Official data released from Germany on Tuesday (9 February) confirmed that China has stripped Europe's largest economy of its top exporter title.
Data released by the German Federal Statistics Office showed the country's exports fell by 18.4 percent in 2009 when compared to the previous year, hitting a dollar equivalent of $1.121 trillion. China's exports for 2009 totaled $1.202 trillion.
Despite the drop, which represents the greatest year-on-year decline for Germany since 1950, the news of China's takeover was not greeted with great alarm by German economists.
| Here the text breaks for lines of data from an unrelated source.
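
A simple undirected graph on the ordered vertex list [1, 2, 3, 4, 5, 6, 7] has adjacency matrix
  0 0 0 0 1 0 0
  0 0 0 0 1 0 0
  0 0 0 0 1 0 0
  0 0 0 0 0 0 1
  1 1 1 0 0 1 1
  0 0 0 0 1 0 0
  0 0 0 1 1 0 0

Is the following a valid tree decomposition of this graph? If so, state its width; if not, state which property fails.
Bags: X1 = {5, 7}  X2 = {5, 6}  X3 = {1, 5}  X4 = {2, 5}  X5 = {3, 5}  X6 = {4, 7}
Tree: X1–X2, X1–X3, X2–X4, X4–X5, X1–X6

Yes; width 1.

Vertex coverage: the bags together contain {1, 2, 3, 4, 5, 6, 7}, the full vertex set. Edge coverage: each edge of G has both endpoints in at least one bag. Running intersection: for every vertex, the bags containing it form a connected subtree. All three properties hold, so this is a valid tree decomposition of width max|bag| − 1 = 1, and hence tw(G) ≤ 1.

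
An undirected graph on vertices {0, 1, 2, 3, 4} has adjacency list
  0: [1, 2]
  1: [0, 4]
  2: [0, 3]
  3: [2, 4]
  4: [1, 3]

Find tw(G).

A width-2 tree decomposition is:
Bags: B1 = {0, 1, 2}  B2 = {1, 2, 3}  B3 = {1, 3, 4}
Tree: B1–B2, B2–B3
Every bag has size at most 3, so the width is 3 − 1 = 2 and tw(G) ≤ 2. The edges 1–0–2–3–4–1 form a cycle, so G is not a tree and its treewidth is at least 2. Hence tw(G) = 2 exactly.

2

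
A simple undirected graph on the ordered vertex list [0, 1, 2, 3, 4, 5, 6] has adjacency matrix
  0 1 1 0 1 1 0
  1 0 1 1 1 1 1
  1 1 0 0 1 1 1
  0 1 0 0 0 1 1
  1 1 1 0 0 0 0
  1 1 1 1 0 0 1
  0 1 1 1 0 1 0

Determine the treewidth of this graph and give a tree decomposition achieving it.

Each bag holds 4 vertices, so the decomposition has width 3, which upper-bounds the treewidth. On the other hand G contains the 4-clique {0, 1, 2, 4}. A clique must lie in a single bag of any decomposition, so no decomposition can have width below 3. The upper and lower bounds meet at 3, so that is the treewidth.

Treewidth 3.
Bags: B1 = {0, 1, 2, 5}  B2 = {1, 2, 5, 6}  B3 = {0, 1, 2, 4}  B4 = {1, 3, 5, 6}
Tree: B1–B2, B1–B3, B2–B4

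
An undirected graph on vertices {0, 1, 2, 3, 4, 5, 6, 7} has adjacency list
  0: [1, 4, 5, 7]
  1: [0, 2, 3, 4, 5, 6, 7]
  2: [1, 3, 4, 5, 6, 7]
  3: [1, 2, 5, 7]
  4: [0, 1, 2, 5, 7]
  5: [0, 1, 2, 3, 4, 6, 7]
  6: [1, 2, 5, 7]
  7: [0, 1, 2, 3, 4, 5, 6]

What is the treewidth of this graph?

A width-4 tree decomposition is:
Bags: B1 = {1, 2, 5, 6, 7}  B2 = {1, 2, 3, 5, 7}  B3 = {1, 2, 4, 5, 7}  B4 = {0, 1, 4, 5, 7}
Tree: B1–B2, B1–B3, B3–B4
The largest bag has 5 vertices, giving width 4; this decomposition certifies tw(G) ≤ 4. Conversely, {0, 1, 4, 5, 7} is a clique of size 5, and the vertices of any clique must share a bag in every tree decomposition; so some bag has ≥ 5 vertices and tw(G) ≥ 4. Hence tw(G) = 4 exactly.

4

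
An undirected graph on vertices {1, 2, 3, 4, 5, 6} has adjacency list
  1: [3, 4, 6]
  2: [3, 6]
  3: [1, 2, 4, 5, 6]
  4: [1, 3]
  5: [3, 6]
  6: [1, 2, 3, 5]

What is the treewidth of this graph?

2

A width-2 tree decomposition is:
Bags: B1 = {1, 3, 4}  B2 = {1, 3, 6}  B3 = {2, 3, 6}  B4 = {3, 5, 6}
Tree: B1–B2, B2–B3, B2–B4
Every bag has size at most 3, so the width is 3 − 1 = 2 and tw(G) ≤ 2. Conversely, {1, 3, 4} is a clique of size 3, and the vertices of any clique must share a bag in every tree decomposition; so some bag has ≥ 3 vertices and tw(G) ≥ 2. Combining the bounds, tw(G) = 2.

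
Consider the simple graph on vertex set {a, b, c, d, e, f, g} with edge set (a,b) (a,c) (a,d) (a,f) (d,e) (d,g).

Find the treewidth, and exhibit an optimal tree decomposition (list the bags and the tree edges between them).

The largest bag has 2 vertices, giving width 1; this decomposition certifies tw(G) ≤ 1. Since G has at least one edge (e.g. d–g), it is not an edgeless graph, so tw(G) ≥ 1. Combining the bounds, tw(G) = 1.

Treewidth 1.
One optimal decomposition is:
Bags: B1 = {d, g}  B2 = {a, d}  B3 = {a, c}  B4 = {d, e}  B5 = {a, b}  B6 = {a, f}
Tree: B1–B2, B2–B3, B1–B4, B2–B5, B5–B6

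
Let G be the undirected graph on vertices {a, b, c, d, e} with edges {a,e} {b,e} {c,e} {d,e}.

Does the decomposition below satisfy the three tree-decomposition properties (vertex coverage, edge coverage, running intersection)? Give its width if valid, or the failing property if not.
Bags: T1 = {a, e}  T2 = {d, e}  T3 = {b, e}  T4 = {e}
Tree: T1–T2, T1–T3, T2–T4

A tree decomposition must satisfy three properties: every vertex lies in some bag; for every edge, both endpoints lie together in some bag; and for every vertex, the bags containing it form a connected subtree. Here vertex c appears in no bag, so the decomposition is invalid.

No — vertex c appears in no bag.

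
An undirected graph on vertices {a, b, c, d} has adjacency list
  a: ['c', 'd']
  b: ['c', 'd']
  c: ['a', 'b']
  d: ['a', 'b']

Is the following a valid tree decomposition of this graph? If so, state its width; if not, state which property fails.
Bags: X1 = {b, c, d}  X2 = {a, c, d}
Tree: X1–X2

Yes; width 2.

Checking the three conditions: (i) the bags cover all of {a, b, c, d}; (ii) for each edge, some bag contains both endpoints; (iii) the bags containing any fixed vertex form a subtree. All hold, so the decomposition is valid with width 3 − 1 = 2.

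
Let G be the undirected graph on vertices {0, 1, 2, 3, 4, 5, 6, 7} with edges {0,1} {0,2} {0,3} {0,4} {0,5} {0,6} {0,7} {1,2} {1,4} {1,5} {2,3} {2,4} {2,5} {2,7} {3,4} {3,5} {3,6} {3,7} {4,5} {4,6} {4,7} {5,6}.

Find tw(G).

A width-4 tree decomposition is:
Bags: B1 = {0, 1, 2, 4, 5}  B2 = {0, 2, 3, 4, 5}  B3 = {0, 2, 3, 4, 7}  B4 = {0, 3, 4, 5, 6}
Tree: B1–B2, B2–B3, B2–B4
Each bag holds 5 vertices, so the decomposition has width 4, which upper-bounds the treewidth. On the other hand G contains the 5-clique {0, 1, 2, 4, 5}. A clique must lie in a single bag of any decomposition, so no decomposition can have width below 4. The upper and lower bounds meet at 4, so that is the treewidth.

4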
"This is something that was expected. Everyone agrees that China's currency is undervalued, but still it was only a matter of time," Gernot Nerb, head of the industry department with the Ifo Institute for Economic Research, Munich, told this website.
The official figures also showed a strong export recovery in the fourth quarter of the year, helping to pull Germany out of its recession and providing a silver lining to the more gloomy annual data.
With more than 60 percent of Germany's exports going to other EU countries, concerns have been raised that the bloc's forecast low rates of growth in the coming years could prose a problem for Germany's export model.
"There is some concern but we are mainly exporting investment goods, and you can not postpone investment for ever," said Mr Nerb, conceding that investment levels will probably not pick up before 2011-12 however.
A breakdown of the German figures shows exports to the EU were down 19.1 percent year-on-year, with sales to faster-growing regions of Asia and South America faring little better and falling 17.1 percent.